I have seen some complicated and awkward methods published, ranging from building a sled to pass through the planer that supports the uneven side of the board, or building an elaborate contraption to flatten it with a router. Another technique is to deeply joint it as wide as the jointer will go (effectively cutting a 6" wide rabbet on one side), and then place a precise board into the cut out rabbet to serve as a spacer and pass it through the planer with that side facing down. That technique also has its problems. You can only go about 5 cm wider than your jointer, and you also can only make one pass on the jointer. If that one pass turns out to not be deep enough, there's no way to go back and fix it.
It mystifies me why people use such complicated techniques. I just don't have the time
and patience for all that.
So I use one of those hand-held power planers and just plane off the high spots.
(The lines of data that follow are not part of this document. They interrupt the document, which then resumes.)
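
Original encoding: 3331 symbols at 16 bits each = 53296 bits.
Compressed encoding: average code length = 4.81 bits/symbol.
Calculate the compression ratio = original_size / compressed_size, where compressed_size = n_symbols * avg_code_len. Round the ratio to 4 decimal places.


original_size = n_symbols * orig_bits = 3331 * 16 = 53296 bits
compressed_size = n_symbols * avg_code_len = 3331 * 4.81 = 16022.11 bits
ratio = original_size / compressed_size = 53296 / 16022.11 = 3.3264

Compression ratio = 3.3264


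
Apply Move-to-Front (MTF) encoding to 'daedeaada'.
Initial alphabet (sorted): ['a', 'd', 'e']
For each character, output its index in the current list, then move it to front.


MTF encoding:
'd': index 1 in ['a', 'd', 'e'] -> ['d', 'a', 'e']
'a': index 1 in ['d', 'a', 'e'] -> ['a', 'd', 'e']
'e': index 2 in ['a', 'd', 'e'] -> ['e', 'a', 'd']
'd': index 2 in ['e', 'a', 'd'] -> ['d', 'e', 'a']
'e': index 1 in ['d', 'e', 'a'] -> ['e', 'd', 'a']
'a': index 2 in ['e', 'd', 'a'] -> ['a', 'e', 'd']
'a': index 0 in ['a', 'e', 'd'] -> ['a', 'e', 'd']
'd': index 2 in ['a', 'e', 'd'] -> ['d', 'a', 'e']
'a': index 1 in ['d', 'a', 'e'] -> ['a', 'd', 'e']


Output: [1, 1, 2, 2, 1, 2, 0, 2, 1]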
I plane down the outside edges of the concave side and check it with a ruler until the board
is reasonably flat.
The part that makes it easy is that I don't need to produce a continuous smooth surface. All I need is a side that is approximately flat. Once I have that, I pass it through the thickness planer with my approximately flat side down. After that, I flip the board over and give my approximately flat side one light pass through the planer to smooth it out.
There's the possibility that the board may still have a slight bit of twist or bow to it.
For long wide boards, I personally prefer not to take out the twist. Usually,
it doesn't take much force to just flex the board straight. Planing a twist or a bow out of
a long and wide board sacrifices a lot of wood.
I use this technique primarily to get rid of slight cupping in the board. If the boards
become part of a larger glue-up such as a table top, I can force out any bow or
twist while gluing it up. Once the board is part of a larger assembly, the force of
a slight bow or twist just isn't enough to warp the whole piece of furniture.